Processes and Rates of Arc Crust Growth and Differentiation in the Southern Sierra Nevada Crustal Section

The construction of magmatic arcs at subduction zones plays a critical role in the creation of new continental crust on Earth. In particular, a number of different mechanisms in the lower crust (>30 km depth) of arcs are hypothesized to be critical for the formation of felsic continental crust. However the restricted number of locations worldwide where rocks formed at these depths are exposed on the surface is a fundamental limitation to improving our understanding of the chemical and physical controls on these processes and the time scales over which they occur. This proposal aims to evaluate these processes through a detailed study of a relatively little studied exposure of lower crustal rocks in the southernmost Sierra Nevada batholith, combining field observations, major, trace element and isotope geochemistry, and high precision geochronology. The research activities in this project will be integrated with field and analytical experiences for undergraduates while findings will be incorporated into undergraduate courses. Through collaboration with the Tejon Ranch Conservancy, it is planned to help develop outreach programs and education materials for the Tejon Ranch property. These programs include geologic tours of the ranch, and will cover both the basics of plate tectonics and arc magmatism, as well as the geologic history of California. The programs will be available to the general public, and be specifically targeted to public schools serving the primarily underrepresented minority populations in the Tehachapi/Bakersfield region.

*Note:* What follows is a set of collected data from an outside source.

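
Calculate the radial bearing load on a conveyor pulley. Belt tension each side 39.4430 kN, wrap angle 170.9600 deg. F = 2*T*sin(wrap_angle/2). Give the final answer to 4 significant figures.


F = 2 * 39.4430 * sin(170.9600/2 deg)
F = 78.64 kN


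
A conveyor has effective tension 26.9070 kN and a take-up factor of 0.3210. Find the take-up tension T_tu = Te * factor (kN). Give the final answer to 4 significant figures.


T_tu = 26.9070 * 0.3210
T_tu = 8.637 kN


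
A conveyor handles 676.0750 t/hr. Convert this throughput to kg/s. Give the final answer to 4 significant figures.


m_dot = 676.0750 * 1000 / 3600
m_dot = 187.8 kg/s


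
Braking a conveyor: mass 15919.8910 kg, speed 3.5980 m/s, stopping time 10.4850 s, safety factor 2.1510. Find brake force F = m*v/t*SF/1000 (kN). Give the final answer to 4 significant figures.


F = 15919.8910 * 3.5980 / 10.4850 * 2.1510 / 1000
F = 11.75 kN


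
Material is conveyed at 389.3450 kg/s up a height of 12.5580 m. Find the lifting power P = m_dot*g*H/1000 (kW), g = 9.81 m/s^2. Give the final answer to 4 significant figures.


P = 389.3450 * 9.81 * 12.5580 / 1000
P = 47.96 kW


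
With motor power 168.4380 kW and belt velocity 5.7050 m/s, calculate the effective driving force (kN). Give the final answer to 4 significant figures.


Te = P / v = 168.4380 / 5.7050
Te = 29.52 kN


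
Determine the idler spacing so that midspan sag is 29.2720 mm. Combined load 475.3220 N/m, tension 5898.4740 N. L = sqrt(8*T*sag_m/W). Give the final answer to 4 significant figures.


sag = 29.2720/1000 = 0.029272 m
L = sqrt(8 * 5898.4740 * 0.029272 / 475.3220)
L = 1.705 m


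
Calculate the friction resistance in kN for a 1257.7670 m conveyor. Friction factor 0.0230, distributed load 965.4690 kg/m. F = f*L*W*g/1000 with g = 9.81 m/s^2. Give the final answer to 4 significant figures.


F = 0.0230 * 1257.7670 * 965.4690 * 9.81 / 1000
F = 274.0 kN


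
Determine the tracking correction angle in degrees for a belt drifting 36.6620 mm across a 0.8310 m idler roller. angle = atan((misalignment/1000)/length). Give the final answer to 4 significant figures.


misalign_m = 36.6620 / 1000 = 0.036662 m
angle = atan(0.036662 / 0.8310)
angle = 2.526 deg


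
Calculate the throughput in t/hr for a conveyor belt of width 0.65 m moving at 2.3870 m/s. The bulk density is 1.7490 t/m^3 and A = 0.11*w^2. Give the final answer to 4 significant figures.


A = 0.11 * 0.65^2 = 0.046475 m^2
C = 0.046475 * 2.3870 * 1.7490 * 3600
C = 698.5 t/hr


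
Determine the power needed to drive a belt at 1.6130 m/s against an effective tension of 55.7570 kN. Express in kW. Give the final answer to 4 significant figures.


P = Te * v = 55.7570 * 1.6130
P = 89.94 kW


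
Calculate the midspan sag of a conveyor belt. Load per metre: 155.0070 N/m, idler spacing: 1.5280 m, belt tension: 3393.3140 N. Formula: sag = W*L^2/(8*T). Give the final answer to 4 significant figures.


sag = 155.0070 * 1.5280^2 / (8 * 3393.3140)
sag = 0.01333 m


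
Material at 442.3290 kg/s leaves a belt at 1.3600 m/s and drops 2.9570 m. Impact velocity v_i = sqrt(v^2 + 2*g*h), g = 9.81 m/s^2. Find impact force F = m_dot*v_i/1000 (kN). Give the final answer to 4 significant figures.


v_i = sqrt(1.3600^2 + 2*9.81*2.9570) = 7.73731 m/s
F = 442.3290 * 7.73731 / 1000
F = 3.422 kN


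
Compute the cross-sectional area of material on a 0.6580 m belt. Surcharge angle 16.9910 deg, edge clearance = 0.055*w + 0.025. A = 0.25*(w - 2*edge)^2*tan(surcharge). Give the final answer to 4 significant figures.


edge = 0.055*0.6580 + 0.025 = 0.06119 m
ew = 0.6580 - 2*0.06119 = 0.53562 m
A = 0.25 * 0.53562^2 * tan(16.9910 deg)
A = 0.02192 m^2


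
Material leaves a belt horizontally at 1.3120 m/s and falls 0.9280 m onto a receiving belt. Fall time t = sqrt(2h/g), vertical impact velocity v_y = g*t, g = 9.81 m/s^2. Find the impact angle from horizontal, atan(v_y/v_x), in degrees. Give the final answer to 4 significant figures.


t = sqrt(2*0.9280/9.81) = 0.434965 s
v_y = 9.81 * 0.434965 = 4.26701 m/s
angle = atan(4.26701 / 1.3120) = 72.91 deg


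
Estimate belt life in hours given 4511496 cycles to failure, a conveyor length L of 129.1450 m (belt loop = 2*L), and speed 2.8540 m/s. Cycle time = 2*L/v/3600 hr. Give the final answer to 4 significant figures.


cycle_time = 2 * 129.1450 / 2.8540 / 3600 = 0.0251392 hr
life = 4511496 * 0.0251392 = 113400 hours


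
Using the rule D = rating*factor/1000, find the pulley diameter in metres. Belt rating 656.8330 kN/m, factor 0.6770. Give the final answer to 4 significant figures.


D = 656.8330 * 0.6770 / 1000
D = 0.4447 m


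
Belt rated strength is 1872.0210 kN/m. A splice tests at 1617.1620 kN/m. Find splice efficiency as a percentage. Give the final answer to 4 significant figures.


Eff = 1617.1620 / 1872.0210 * 100
Eff = 86.39 %


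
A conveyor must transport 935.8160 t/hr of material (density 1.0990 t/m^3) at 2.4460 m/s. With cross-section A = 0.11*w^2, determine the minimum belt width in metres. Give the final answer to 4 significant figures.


A_req = 935.8160 / (2.4460 * 1.0990 * 3600) = 0.0967016 m^2
w = sqrt(0.0967016 / 0.11)
w = 0.9376 m


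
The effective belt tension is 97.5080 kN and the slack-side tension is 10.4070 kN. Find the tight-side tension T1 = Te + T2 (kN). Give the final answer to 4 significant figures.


T1 = Te + T2 = 97.5080 + 10.4070
T1 = 107.9 kN


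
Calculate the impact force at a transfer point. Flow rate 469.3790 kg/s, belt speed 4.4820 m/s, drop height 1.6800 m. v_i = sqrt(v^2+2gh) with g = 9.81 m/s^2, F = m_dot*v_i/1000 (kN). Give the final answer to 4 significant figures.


v_i = sqrt(4.4820^2 + 2*9.81*1.6800) = 7.28354 m/s
F = 469.3790 * 7.28354 / 1000
F = 3.419 kN


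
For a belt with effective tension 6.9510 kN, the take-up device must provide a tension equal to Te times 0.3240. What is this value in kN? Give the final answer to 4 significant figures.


T_tu = 6.9510 * 0.3240
T_tu = 2.252 kN


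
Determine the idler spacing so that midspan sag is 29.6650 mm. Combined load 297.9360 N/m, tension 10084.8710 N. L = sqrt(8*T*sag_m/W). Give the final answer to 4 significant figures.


sag = 29.6650/1000 = 0.029665 m
L = sqrt(8 * 10084.8710 * 0.029665 / 297.9360)
L = 2.834 m


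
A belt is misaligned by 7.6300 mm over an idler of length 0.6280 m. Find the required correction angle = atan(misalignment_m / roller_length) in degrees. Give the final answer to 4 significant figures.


misalign_m = 7.6300 / 1000 = 0.007630 m
angle = atan(0.007630 / 0.6280)
angle = 0.6961 deg


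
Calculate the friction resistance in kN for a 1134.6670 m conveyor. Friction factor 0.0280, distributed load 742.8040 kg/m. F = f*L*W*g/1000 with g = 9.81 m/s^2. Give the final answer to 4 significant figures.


F = 0.0280 * 1134.6670 * 742.8040 * 9.81 / 1000
F = 231.5 kN


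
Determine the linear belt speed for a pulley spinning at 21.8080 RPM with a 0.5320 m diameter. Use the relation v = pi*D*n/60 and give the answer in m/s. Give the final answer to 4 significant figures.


v = pi * 0.5320 * 21.8080 / 60
v = 0.6075 m/s


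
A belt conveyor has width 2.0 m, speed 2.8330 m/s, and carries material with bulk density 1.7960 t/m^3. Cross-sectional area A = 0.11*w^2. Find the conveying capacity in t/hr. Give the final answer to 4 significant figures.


A = 0.11 * 2.0^2 = 0.44 m^2
C = 0.44 * 2.8330 * 1.7960 * 3600
C = 8059 t/hr


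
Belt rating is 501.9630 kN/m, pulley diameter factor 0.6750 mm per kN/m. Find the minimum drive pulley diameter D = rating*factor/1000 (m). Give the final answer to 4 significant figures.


D = 501.9630 * 0.6750 / 1000
D = 0.3388 m


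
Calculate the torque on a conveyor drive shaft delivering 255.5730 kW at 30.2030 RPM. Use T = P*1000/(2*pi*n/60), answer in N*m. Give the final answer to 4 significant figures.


omega = 2*pi*30.2030/60 = 3.16285 rad/s
T = 255.5730*1000 / 3.16285
T = 80800 N*m


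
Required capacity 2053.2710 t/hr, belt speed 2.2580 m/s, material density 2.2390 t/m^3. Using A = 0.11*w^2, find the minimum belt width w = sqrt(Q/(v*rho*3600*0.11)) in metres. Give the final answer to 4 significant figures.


A_req = 2053.2710 / (2.2580 * 2.2390 * 3600) = 0.112815 m^2
w = sqrt(0.112815 / 0.11)
w = 1.013 m


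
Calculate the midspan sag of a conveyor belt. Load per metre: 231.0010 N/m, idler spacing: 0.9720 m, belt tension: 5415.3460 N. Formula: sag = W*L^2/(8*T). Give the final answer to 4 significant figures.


sag = 231.0010 * 0.9720^2 / (8 * 5415.3460)
sag = 0.005038 m


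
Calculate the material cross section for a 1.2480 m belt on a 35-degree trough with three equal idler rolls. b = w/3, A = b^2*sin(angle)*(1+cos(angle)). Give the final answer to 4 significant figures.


b = 1.2480/3 = 0.416 m
A = 0.416^2 * sin(35 deg) * (1 + cos(35 deg))
A = 0.1806 m^2


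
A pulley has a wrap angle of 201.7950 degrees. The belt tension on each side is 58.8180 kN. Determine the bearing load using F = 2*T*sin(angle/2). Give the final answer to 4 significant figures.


F = 2 * 58.8180 * sin(201.7950/2 deg)
F = 115.5 kN


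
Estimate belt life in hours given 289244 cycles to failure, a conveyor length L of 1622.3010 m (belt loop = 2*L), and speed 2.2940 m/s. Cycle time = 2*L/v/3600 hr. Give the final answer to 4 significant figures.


cycle_time = 2 * 1622.3010 / 2.2940 / 3600 = 0.392885 hr
life = 289244 * 0.392885 = 113600 hours


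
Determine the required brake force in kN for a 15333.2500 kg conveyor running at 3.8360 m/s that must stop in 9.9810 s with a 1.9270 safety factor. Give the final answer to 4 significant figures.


F = 15333.2500 * 3.8360 / 9.9810 * 1.9270 / 1000
F = 11.36 kN


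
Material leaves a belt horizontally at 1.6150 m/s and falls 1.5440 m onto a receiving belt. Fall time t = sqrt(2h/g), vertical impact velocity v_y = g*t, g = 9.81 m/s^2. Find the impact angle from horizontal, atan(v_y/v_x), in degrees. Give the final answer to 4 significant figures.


t = sqrt(2*1.5440/9.81) = 0.561053 s
v_y = 9.81 * 0.561053 = 5.50393 m/s
angle = atan(5.50393 / 1.6150) = 73.65 deg


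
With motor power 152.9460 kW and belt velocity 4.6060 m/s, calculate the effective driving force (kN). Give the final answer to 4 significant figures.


Te = P / v = 152.9460 / 4.6060
Te = 33.21 kN


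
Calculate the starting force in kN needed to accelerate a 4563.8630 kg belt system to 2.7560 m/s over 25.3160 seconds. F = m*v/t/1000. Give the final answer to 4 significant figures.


F = 4563.8630 * 2.7560 / 25.3160 / 1000
F = 0.4968 kN


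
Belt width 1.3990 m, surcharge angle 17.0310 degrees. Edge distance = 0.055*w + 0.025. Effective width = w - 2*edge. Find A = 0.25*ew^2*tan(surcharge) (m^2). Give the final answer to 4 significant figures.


edge = 0.055*1.3990 + 0.025 = 0.101945 m
ew = 1.3990 - 2*0.101945 = 1.19511 m
A = 0.25 * 1.19511^2 * tan(17.0310 deg)
A = 0.1094 m^2


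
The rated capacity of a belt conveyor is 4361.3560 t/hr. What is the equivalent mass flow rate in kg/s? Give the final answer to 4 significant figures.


m_dot = 4361.3560 * 1000 / 3600
m_dot = 1211 kg/s


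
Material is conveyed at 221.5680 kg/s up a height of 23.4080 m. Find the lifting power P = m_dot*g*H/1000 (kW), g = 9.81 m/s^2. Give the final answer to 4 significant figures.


P = 221.5680 * 9.81 * 23.4080 / 1000
P = 50.88 kW


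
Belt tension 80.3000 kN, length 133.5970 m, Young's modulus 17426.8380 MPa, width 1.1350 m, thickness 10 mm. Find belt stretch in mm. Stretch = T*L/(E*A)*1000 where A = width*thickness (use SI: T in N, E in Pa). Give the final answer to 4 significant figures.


A = 1.1350 * 0.01 = 0.01135 m^2
Stretch = 80.3000*1000 * 133.5970 / (17426.8380e6 * 0.01135) * 1000
Stretch = 54.24 mm


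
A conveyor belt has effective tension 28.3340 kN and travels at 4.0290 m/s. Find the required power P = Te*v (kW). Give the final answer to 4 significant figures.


P = Te * v = 28.3340 * 4.0290
P = 114.2 kW


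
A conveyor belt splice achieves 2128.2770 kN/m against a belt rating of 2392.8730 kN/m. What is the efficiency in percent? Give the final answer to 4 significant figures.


Eff = 2128.2770 / 2392.8730 * 100
Eff = 88.94 %


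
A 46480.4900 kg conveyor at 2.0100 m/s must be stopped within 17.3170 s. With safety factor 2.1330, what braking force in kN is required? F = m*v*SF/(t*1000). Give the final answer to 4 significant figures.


F = 46480.4900 * 2.0100 / 17.3170 * 2.1330 / 1000
F = 11.51 kN


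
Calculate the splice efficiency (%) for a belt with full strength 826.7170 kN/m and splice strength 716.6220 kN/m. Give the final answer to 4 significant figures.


Eff = 716.6220 / 826.7170 * 100
Eff = 86.68 %


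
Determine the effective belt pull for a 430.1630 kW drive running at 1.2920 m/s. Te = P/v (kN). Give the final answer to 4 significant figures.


Te = P / v = 430.1630 / 1.2920
Te = 332.9 kN


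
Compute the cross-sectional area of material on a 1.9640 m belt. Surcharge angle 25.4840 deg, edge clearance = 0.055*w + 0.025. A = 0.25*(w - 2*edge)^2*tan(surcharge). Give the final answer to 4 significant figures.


edge = 0.055*1.9640 + 0.025 = 0.13302 m
ew = 1.9640 - 2*0.13302 = 1.69796 m
A = 0.25 * 1.69796^2 * tan(25.4840 deg)
A = 0.3435 m^2


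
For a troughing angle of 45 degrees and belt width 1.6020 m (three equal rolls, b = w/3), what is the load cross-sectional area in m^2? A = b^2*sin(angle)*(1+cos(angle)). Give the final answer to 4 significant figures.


b = 1.6020/3 = 0.534 m
A = 0.534^2 * sin(45 deg) * (1 + cos(45 deg))
A = 0.3442 m^2


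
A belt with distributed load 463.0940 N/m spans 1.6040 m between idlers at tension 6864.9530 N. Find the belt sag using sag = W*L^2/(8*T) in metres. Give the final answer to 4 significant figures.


sag = 463.0940 * 1.6040^2 / (8 * 6864.9530)
sag = 0.02169 m


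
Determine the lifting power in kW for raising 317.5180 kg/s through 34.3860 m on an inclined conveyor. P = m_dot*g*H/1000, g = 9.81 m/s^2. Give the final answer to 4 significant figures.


P = 317.5180 * 9.81 * 34.3860 / 1000
P = 107.1 kW


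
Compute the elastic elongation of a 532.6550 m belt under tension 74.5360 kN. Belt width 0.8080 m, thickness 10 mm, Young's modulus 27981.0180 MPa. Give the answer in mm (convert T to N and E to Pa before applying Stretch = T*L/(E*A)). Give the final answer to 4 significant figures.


A = 0.8080 * 0.01 = 0.00808 m^2
Stretch = 74.5360*1000 * 532.6550 / (27981.0180e6 * 0.00808) * 1000
Stretch = 175.6 mm


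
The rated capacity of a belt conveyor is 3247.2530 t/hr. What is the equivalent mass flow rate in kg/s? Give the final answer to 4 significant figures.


m_dot = 3247.2530 * 1000 / 3600
m_dot = 902.0 kg/s


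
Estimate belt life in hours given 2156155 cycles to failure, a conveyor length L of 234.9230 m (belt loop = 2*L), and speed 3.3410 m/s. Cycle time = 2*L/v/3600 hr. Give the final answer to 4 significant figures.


cycle_time = 2 * 234.9230 / 3.3410 / 3600 = 0.039064 hr
life = 2156155 * 0.039064 = 84230 hours


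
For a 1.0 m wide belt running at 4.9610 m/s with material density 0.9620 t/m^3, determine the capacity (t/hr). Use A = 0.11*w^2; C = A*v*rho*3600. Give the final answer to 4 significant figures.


A = 0.11 * 1.0^2 = 0.11 m^2
C = 0.11 * 4.9610 * 0.9620 * 3600
C = 1890 t/hr


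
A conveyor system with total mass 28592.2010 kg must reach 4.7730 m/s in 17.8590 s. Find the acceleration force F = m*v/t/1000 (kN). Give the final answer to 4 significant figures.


F = 28592.2010 * 4.7730 / 17.8590 / 1000
F = 7.642 kN


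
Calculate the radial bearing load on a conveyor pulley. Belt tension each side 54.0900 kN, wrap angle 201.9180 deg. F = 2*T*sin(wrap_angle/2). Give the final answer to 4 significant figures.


F = 2 * 54.0900 * sin(201.9180/2 deg)
F = 106.2 kN


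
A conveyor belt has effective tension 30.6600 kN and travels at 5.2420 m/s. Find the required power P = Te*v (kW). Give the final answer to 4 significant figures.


P = Te * v = 30.6600 * 5.2420
P = 160.7 kW


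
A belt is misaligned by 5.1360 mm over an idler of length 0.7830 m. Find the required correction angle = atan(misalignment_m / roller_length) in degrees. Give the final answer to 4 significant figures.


misalign_m = 5.1360 / 1000 = 0.005136 m
angle = atan(0.005136 / 0.7830)
angle = 0.3758 deg


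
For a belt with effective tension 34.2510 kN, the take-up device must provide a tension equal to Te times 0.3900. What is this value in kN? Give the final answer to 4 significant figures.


T_tu = 34.2510 * 0.3900
T_tu = 13.36 kN


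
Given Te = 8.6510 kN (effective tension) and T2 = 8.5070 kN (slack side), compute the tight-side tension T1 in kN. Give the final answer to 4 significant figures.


T1 = Te + T2 = 8.6510 + 8.5070
T1 = 17.16 kN


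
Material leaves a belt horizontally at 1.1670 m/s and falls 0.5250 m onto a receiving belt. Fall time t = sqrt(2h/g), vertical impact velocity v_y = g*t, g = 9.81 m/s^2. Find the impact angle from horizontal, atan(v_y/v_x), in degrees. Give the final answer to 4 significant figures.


t = sqrt(2*0.5250/9.81) = 0.32716 s
v_y = 9.81 * 0.32716 = 3.20944 m/s
angle = atan(3.20944 / 1.1670) = 70.02 deg


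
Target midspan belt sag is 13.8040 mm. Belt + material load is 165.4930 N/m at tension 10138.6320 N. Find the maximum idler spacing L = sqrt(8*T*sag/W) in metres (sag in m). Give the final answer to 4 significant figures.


sag = 13.8040/1000 = 0.013804 m
L = sqrt(8 * 10138.6320 * 0.013804 / 165.4930)
L = 2.601 m


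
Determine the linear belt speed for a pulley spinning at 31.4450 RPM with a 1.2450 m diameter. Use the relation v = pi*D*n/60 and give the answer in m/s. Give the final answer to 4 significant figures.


v = pi * 1.2450 * 31.4450 / 60
v = 2.050 m/s


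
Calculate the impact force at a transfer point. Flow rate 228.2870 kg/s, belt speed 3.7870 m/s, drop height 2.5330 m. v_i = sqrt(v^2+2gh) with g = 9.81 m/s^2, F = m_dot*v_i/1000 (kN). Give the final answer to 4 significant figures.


v_i = sqrt(3.7870^2 + 2*9.81*2.5330) = 8.00243 m/s
F = 228.2870 * 8.00243 / 1000
F = 1.827 kN


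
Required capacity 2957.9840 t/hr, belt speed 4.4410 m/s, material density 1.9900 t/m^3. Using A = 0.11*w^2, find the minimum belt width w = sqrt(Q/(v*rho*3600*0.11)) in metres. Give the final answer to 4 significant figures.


A_req = 2957.9840 / (4.4410 * 1.9900 * 3600) = 0.0929736 m^2
w = sqrt(0.0929736 / 0.11)
w = 0.9194 m


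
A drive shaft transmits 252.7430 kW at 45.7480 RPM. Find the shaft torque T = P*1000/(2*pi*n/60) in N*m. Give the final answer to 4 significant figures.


omega = 2*pi*45.7480/60 = 4.79072 rad/s
T = 252.7430*1000 / 4.79072
T = 52760 N*m


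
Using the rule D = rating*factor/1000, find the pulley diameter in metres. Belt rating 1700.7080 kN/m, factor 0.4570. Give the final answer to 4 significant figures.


D = 1700.7080 * 0.4570 / 1000
D = 0.7772 m


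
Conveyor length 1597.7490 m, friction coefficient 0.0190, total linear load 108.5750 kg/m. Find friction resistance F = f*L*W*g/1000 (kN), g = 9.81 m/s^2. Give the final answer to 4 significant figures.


F = 0.0190 * 1597.7490 * 108.5750 * 9.81 / 1000
F = 32.33 kN


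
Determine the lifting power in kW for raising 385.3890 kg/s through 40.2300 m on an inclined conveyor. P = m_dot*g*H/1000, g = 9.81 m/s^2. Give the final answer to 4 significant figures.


P = 385.3890 * 9.81 * 40.2300 / 1000
P = 152.1 kW


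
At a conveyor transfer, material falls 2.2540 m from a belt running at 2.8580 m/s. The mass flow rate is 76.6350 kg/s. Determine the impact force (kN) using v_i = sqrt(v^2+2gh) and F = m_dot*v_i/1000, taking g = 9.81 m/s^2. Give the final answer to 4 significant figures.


v_i = sqrt(2.8580^2 + 2*9.81*2.2540) = 7.23821 m/s
F = 76.6350 * 7.23821 / 1000
F = 0.5547 kN


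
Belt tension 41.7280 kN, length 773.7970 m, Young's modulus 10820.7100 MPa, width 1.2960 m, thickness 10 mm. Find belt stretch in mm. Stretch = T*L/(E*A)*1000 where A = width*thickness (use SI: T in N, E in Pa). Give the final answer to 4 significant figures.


A = 1.2960 * 0.01 = 0.01296 m^2
Stretch = 41.7280*1000 * 773.7970 / (10820.7100e6 * 0.01296) * 1000
Stretch = 230.2 mm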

The Sierra Nevada Batholith is one of the best-studied examples of continental arc plutonism, but nearly the entire exposed range samples rocks formed at shallow to middle crustal pressures, and as a result our understanding of lower crustal processes in the Sierra Nevada are limited. However, the Sierra Nevada also contains a unique crustal section, exposing a structurally continuous section extending from ~7-37 km depth, and containing a suite of igneous rocks emplaced contemporaneously at ~100 Ma, coinciding with the Late Cretaceous Sierra Nevada magmatic flare-up event. This section provides an ideal location to evaluate different models for lower crustal processes including fractional crystallization and partial melting dominated deep crustal hot zones, cyclic underthrusting and relamination of buoyant material. The combination of structurally continuous and contemporaneously emplaced outcrop will allow us to better characterize these processes and their relevant timescales, and to assess their importance for the generation of felsic continental crust. These findings will have additional important implications for our understanding of the Mesozoic history of the western US, and for validating seismic observations of continental lower crust.